I WAS SITTING on a train from D.C. to Philadelphia, coming from a Senate press conference about gun trafficking, when I read about yet another mass shooting - this one in San Bernardino, Calif. I'm reminded of a day almost exactly three years ago, when sitting on the same train coming from a gun-violence prevention conference, I read about a mass shooting at a school in Newtown, Conn. Predictably, both times, my email blew up and my Facebook feed was full of laments - "no more," "enough," "God, stop this please," "this has to stop." People are clearly tired, frustrated and angry.
And so am I. But here's what I know: "this" won't stop until we stop it. The truth is, this is on us.
Gun violence is not a city problem or a rural problem or a suburban problem. It's not defined by race. It's not a mental-health problem or a drug problem. It's not a Republican problem or a Democratic problem. It's not a Christian problem or a Muslim problem or a Jewish problem or an atheist problem. It's an American problem. And that means it's a problem that belongs to all of us.
America is average when it comes to non-gun crime compared to other developed countries. Our rates of mental illness are the same. We watch the same movies and play the same video games and listen to the same music. So why do we have so much more gun crime than any other developed nation? Why do we have nearly daily mass shootings in homes, businesses, places of worship, schools, etc.? Why do we have more suicides? Why do we read so often about accidental shootings by children and adults?
The answer is simple: It is terrifyingly easy to get a gun in America. We require background checks for some sales, but not all sales. We have legal avenues where you can buy a gun with no ID shown, no questions asked. If you were someone not legally allowed to buy guns, wouldn't you choose the option where you can avoid a background check?

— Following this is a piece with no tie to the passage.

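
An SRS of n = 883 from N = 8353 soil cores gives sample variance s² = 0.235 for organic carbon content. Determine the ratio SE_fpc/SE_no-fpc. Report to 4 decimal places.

0.9457

f = n/N = 883/8353 = 0.10571052.
SE_no-fpc = √(s²/n) = 0.016313742; SE_fpc = √((1−f)s²/n) = 0.015427396.
Ratio = √(1−f) = 0.94566880.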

Pennsylvania doesn't require any waiting period to buy a gun. There is no licensing or registration process. There is no mandatory training before purchasing a gun or getting a concealed carry license. We don't require people to report when guns are stolen. People on the terror watch list aren't banned from purchasing guns.

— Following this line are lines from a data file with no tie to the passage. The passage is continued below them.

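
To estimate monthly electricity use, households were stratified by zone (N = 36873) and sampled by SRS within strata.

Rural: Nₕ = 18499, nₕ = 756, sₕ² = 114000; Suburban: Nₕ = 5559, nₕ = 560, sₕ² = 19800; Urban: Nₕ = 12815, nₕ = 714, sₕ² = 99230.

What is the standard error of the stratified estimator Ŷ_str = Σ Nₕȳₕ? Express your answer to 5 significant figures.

268380

Var(Ŷ_str) = Σₕ Nₕ²(1 − fₕ)sₕ²/nₕ.
Rural: 18499²·(1 − 756/18499)·114000/756 = 4.9494662 × 10^10.
Suburban: 5559²·(1 − 560/5559)·19800/560 = 9.8255524 × 10^8.
Urban: 12815²·(1 − 714/12815)·99230/714 = 2.1551855 × 10^10.
Sum = 7.2029072 × 10^10.
SE = √(7.2029072 × 10^10) = 268380.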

We even block the CDC from doing or funding real research about gun violence through outrageous appropriations riders.
So why are we so surprised that people who clearly shouldn't have guns so easily get them?More importantly, what are we going to do about it? How are we going to solve the problem?

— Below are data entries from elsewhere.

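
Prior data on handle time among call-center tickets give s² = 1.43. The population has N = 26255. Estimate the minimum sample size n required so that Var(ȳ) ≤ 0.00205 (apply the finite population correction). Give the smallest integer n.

Without fpc, n₀ = s²/D = 1.43/0.00205 = 697.5610.
With fpc, (1 − n/N)·s²/n ≤ D requires n ≥ n₀/(1 + n₀/N) = 697.5610/(1 + 697.5610/26255) = 679.5074.
Rounding up, n = 680.

680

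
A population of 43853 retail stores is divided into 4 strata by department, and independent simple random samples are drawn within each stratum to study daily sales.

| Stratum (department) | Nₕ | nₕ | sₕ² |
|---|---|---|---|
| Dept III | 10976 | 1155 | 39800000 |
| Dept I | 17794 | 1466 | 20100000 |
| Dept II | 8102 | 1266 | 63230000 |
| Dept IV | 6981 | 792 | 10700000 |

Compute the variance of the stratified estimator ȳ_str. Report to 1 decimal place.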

The problem is not lack of knowledge or resources. It is lack of will and courage on the part of policymakers. So if we want change, we need to address that lack of will and courage with our voices, votes and dollars. Those are the currencies that matter most.
If you care about Columbine, Sandy Hook, Tucson, Aurora, Charleston, San Bernardino, Baltimore, Hatboro - if you care about gun violence and want to fight it, here's what you have to do:Call the governor and the president, write to your legislators and tell them you've had enough and that your future votes and dollars will be given in direct proportion to how they act to fight gun violence and solve this American problem. Let's solve it the American way, with the tools of democracy.
Prayers and tears are important, but action is how we honor the victims. It's up to us.
We have an American problem, and we need to solve it the American way.
Get calling, get writing, get on the bus to Harrisburg, just get going. We can't afford to wait anymore.